Вот они - вздутые от голода животики, приплюснутые носы, беззащитный взгляд серьезных темных глаз. Они еще не научились смотреть так, как глаза вождя туарегов - в самую суть жизни, в близкое и далекое будущее. Глаза детей бесхитростны: в них трагедия засухи, парящая над деревней, жажда глотка воды и куска лепешки.
Теперь остается смонтировать эти кадры с осоловевшей от изобилия Европой.
– Сколько здесь больных детей? - спросил я Нгоро.
– Около пятидесяти.
– А взрослых?
– Примерно столько же.
– Вы сможете их разместить в больнице?
– А что?
– Узнайте, пожалуйста.
Через несколько минут чиновник сообщил, что госпиталь в столице дал согласие принять всех больных. Я указал на вертолет:
– Грузите.
Нигериец покачал головой.
Я рассердился:
– Это моя машина, черт побери! Грузите! Сначала - детей.
К вечеру вертолет сделал три рейса и захватил нас и джип с собой.
– Теперь будет здесь сад? - спросил я Нгоро.
– Теперь будет! - Нгоро сиял.
Я надел на него свою широкополую шляпу.
– Дарю на память. Без шляпы на улицу не выходи. А то обижусь.
– Подарок друга - не потеряю! - засмеялся нигериец.
У меня уже были печальные сведения от Аллена. В верхних слоях атмосферы над Сахелем он обнаружил на снимках несколько больших дыр в озоновом слое. Это значит, что жесткое ультрафиолетовое излучение Солнца сжигало постепенно все живое. Через два-три месяца искусственные дыры затянутся, но последствия могли быть роковыми. Знакомый французский журналист, связавшись со своими соотечественниками из научной экспедиции, подтвердил, что радиация в пустыне повышенная. Я обещал ему взамен сенсацию - разумеется, без ссылки на источники. Мы встретились в столице Федерации в тот же вечер.

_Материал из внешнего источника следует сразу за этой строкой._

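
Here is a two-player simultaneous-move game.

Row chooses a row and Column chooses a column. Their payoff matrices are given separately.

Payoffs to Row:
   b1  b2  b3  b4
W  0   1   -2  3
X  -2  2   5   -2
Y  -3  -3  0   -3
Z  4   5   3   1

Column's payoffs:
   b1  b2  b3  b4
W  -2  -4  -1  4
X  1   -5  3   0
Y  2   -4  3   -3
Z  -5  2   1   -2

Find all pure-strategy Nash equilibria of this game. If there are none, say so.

Pure-strategy Nash equilibria: (W, b4); (X, b3); (Z, b2)

(W, b1): Row can switch to Z (0 → 4). Not NE.
(W, b2): Row can switch to X (1 → 2). Not NE.
(W, b3): Row can switch to X (-2 → 5). Not NE.
(W, b4): Row gets 3, best alternative 1; Column gets 4, best alternative -1. No profitable deviation — NE.
(X, b1): Row can switch to W (-2 → 0). Not NE.
(X, b2): Row can switch to Z (2 → 5). Not NE.
(X, b3): Row gets 5, best alternative 3; Column gets 3, best alternative 1. No profitable deviation — NE.
(X, b4): Row can switch to W (-2 → 3). Not NE.
(Y, b1): Row can switch to W (-3 → 0). Not NE.
(Y, b2): Row can switch to W (-3 → 1). Not NE.
(Y, b3): Row can switch to X (0 → 5). Not NE.
(Y, b4): Row can switch to W (-3 → 3). Not NE.
(Z, b2): Row gets 5, best alternative 2; Column gets 2, best alternative 1. No profitable deviation — NE.
(The remaining 3 profiles each have a profitable deviation by the same check.)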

Через несколько дней сообщение Франс Пресс из Сахеля напечатали-крупные газеты мира. Сахельское правительство попросило Францию провести исследования из космоса. Спутники подтвердили неприятную новость. Федерация Сахель обратилась с чрезвычайным запросом в ООН. Вопрос был принят к обсуждению, но это не значило, что космический пират сознается без всяких улик.
В моем репортаже была готова концовка.
– Факты еще не доказательство, - твердил мне сверху Аллен. - Надо установить систему.
– Ты слышал такое странное название: Оружие Зевса? - спросил я его.
– Слышал, но не помню - где. Жди моего вызова.
Аллен смотрел сверху на Землю мудрыми глазами ученого.
Глава двадцать вторая
– Здесь собран цвет общества, который вы развлекаете, Бари. Каждый моряк с высшим образованием, у большинства офицеров - по два. Вы видели этих людей? Молодцы? Молодцы!.. Так же, как и наш "Персей" - гордость подводного флота…
Я кивал, слушая первого помощника командира. Согласен: "Персей" - новейшая подводная лодка номер один. Стальная сигара длиной в три футбольных поля. Обошел с кормы до носа, сам промерил шагами. Высота пятиэтажного здания, есть лифты с номерами палуб. Сорок ракет. Залп их может уничтожить трижды любую страну земного шара. И единожды - целый континент… Такая вот штуковина. "Персей" - это значит: со скоростью ветра в глубинах океана.
А первый помощник продолжал:
– Заметили, господин Бари, все ребята знают вас? Им приятно, что вы на борту "Персея". Мы ведь тоже любим посидеть у телевизора… Конечно, не живые передачи… Нам кассеты присылают. Скажу свое мнение - разрешите?..
Я опять кивнул.
– Здорово вы ее разделали - Европу! Обожралась яичницей с беконом! А тут голодные дети!
– У вас есть дети, мистер…
– Да. Трое.
– Вы согласны отдавать часть заработка чужим, ну, скажем, африканским детям?
– А сколько? - спросил он.
– Совсем немного… Сколько скажет командир.
Старпом поморгал ресницами, обдумывая неожиданное предложение.
– Согласен. Между нами, господин Бари, согласен для ваших африканских детей… Только не для бостонских негров!..
– Почему же? Все голодные одинаково хотят есть. Из Бостона или Сахеля - какая разница?
Старпом встал, приблизился ко мне. Уши его пылали.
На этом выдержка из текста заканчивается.